Naib of Imamate Province of Vilayet Kalay
- In office 1848–1851
- Preceded by: Naib Dudarov
- Succeeded by: Office abolished

Naib of Imamate Province of Vilayet Arshtkhoy
- In office 1848–1851
- Succeeded by: Office abolished

Personal details
- Born: Muhammad-Mirza 1804 Anzorei, Kabardia
- Died: 19 June 1851 (aged 46–47) Gekhi, lesser Chechnya, Caucasian Imamate

Military service
- Allegiance: Kabardia Russia (formerly) Caucasian Imamate
- Branch/service: Army
- Years of service: 1825-1851
- Rank: General
- Commands: Cavalry
- Battles/wars: Caucasus War

= Muhammad-Mirza Anzor =

Circassian commander and a naib of Caucasus Imamate

Muhammad-Mirza Anzor (Андзор Мухьэмэд-Мырзэ), was a Kabardian military and political figure, a mudir (general-naib) of the Caucasian Imamate, and a leading figure in the resistance against Russian imperial expansion during the Caucasian War. Coming from the noble Kabardian Anzor family, he played a critical role in uniting Circassian and Chechen forces against Russian colonial policies.
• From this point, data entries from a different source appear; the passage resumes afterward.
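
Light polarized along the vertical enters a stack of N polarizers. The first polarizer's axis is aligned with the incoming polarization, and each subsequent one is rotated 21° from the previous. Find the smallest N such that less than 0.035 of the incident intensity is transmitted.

First polarizer is aligned with the polarization: full transmission.
Each further stage multiplies by cos²(21°) = 0.8716.
After N polarizers: T = 0.8716^(N−1). Require T < 0.035 ⇒ N−1 > ln(0.035)/ln(0.8716) = 24.39, so N−1 ≥ 25 and N = 26.
Check: N=26 gives T = 0.03218 < 0.035; N=25 gives T = 0.03692.

N = 26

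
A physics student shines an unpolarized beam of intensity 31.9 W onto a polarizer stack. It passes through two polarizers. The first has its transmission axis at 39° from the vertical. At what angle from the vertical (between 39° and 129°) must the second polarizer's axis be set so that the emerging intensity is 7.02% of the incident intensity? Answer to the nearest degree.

Unpolarized light through the first polarizer → I₁ = ½ I₀, now polarized at 39°.
Need I₂/I₀ = 0.0702, so cos²(θ − 39°) = 0.0702 / 0.5 = 0.1404.
θ − 39° = arccos(√0.1404) = 68.0°, giving θ ≈ 39 + 68.0 = 107.0°.

θ ≈ 107°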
==Early life and background==

Born in the village of Anzorei in Kabarda in 1804, Muhammad-Mirza belonged to a prominent Kabardian noble family that held significant land near the confluence of the Terek and Uruq rivers. During the Russian conquest of Kabarda, he was taken as a hostage (amanat) in 1822. By the 1840s, Muhammad served as a Russian officer, holding ranks up to lieutenant and serving on the Kabardian court and in delegations to the Russian Emperor.

Despite his formal ties to the Russian administration, Muhammad opposed Russian colonial expansion and increasingly identified with the cause of resistance led by Imam Shamil.
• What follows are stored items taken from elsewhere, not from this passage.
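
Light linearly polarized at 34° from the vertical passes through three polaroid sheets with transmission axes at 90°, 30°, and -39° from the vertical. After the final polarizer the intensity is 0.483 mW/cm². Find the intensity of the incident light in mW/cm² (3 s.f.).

I₀ ≈ 48.1 mW/cm²

I₁ = I₀ cos²(90° − 34°) = I₀ cos²(56°) = 0.3127 I₀.
I₂ = I₁ cos²(30° − 90°) = 0.3127 I₀ · cos²(60°) = 0.07817 I₀.
I₃ = I₂ cos²(-39° − 30°) = 0.07817 I₀ · cos²(69°) = 0.01004 I₀.
So 0.483 mW/cm² = 0.01004 I₀, giving I₀ = 0.483/0.01004 = 48.11 mW/cm².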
==Defection to the Imamate==

In April 1846, Muhammad joined Imam Shamil, the leader of the Caucasian Imamate, accompanied by 37 Kabardian princes, nobles, and a large group of peasants. His defection marked a turning point, signaling the discontent of Kabardian elites with Russian rule. Muhammad and his followers moved to Chechnya, where they reinforced Shamil's forces.

On August 22, 1846, Muhammad was appointed naib (governor) of the Gekhi district in Lesser Chechnya, and he became the leader of a hundred Circassian (Kabardian) muhajirs. His appointment demonstrated Shamil's trust in him as a capable military and administrative leader.

==Role in the Caucasian War==

Banner of Muhammad-Mirza.

Muhammad's tenure as naib coincided with one of the most challenging periods of the Caucasian War. Russian forces intensified their campaigns, isolating mountain societies and constructing military lines to cut off supplies and reinforcements. Despite these challenges, Muhammad led fierce battles to defend villages, particularly in the Arshtkhoy and Gekhi regions.

In March 1849, Imam Shamil elevated him to the position of mudir (governor) of Lesser Chechnya. Under his leadership, Circassian and Chechen fighters carried out daring raids, including repeated breaches of the Russian fortifications along the Sunzha line. These operations inflicted heavy losses on Russian forces and underscored Muhammad's military prowess.

==Death and legacy==

On June 15, 1851, during a battle near Nurikoevskaya Polyana against a detachment led by Major General Nikolai Sleptsov, Muhammad sustained severe injuries. He succumbed to his wounds four days later, on June 19, 1851. His death marked the loss of a key leader for the Caucasian resistance.

Muhammad-Mirza Anzor remains a symbol of Kabardian resistance and a testament to the unity among North Caucasian peoples during the struggle against imperial domination. His efforts to protect the autonomy of his homeland and his commitment to the cause of the Imamate are remembered as significant contributions to the history of the Caucasian War.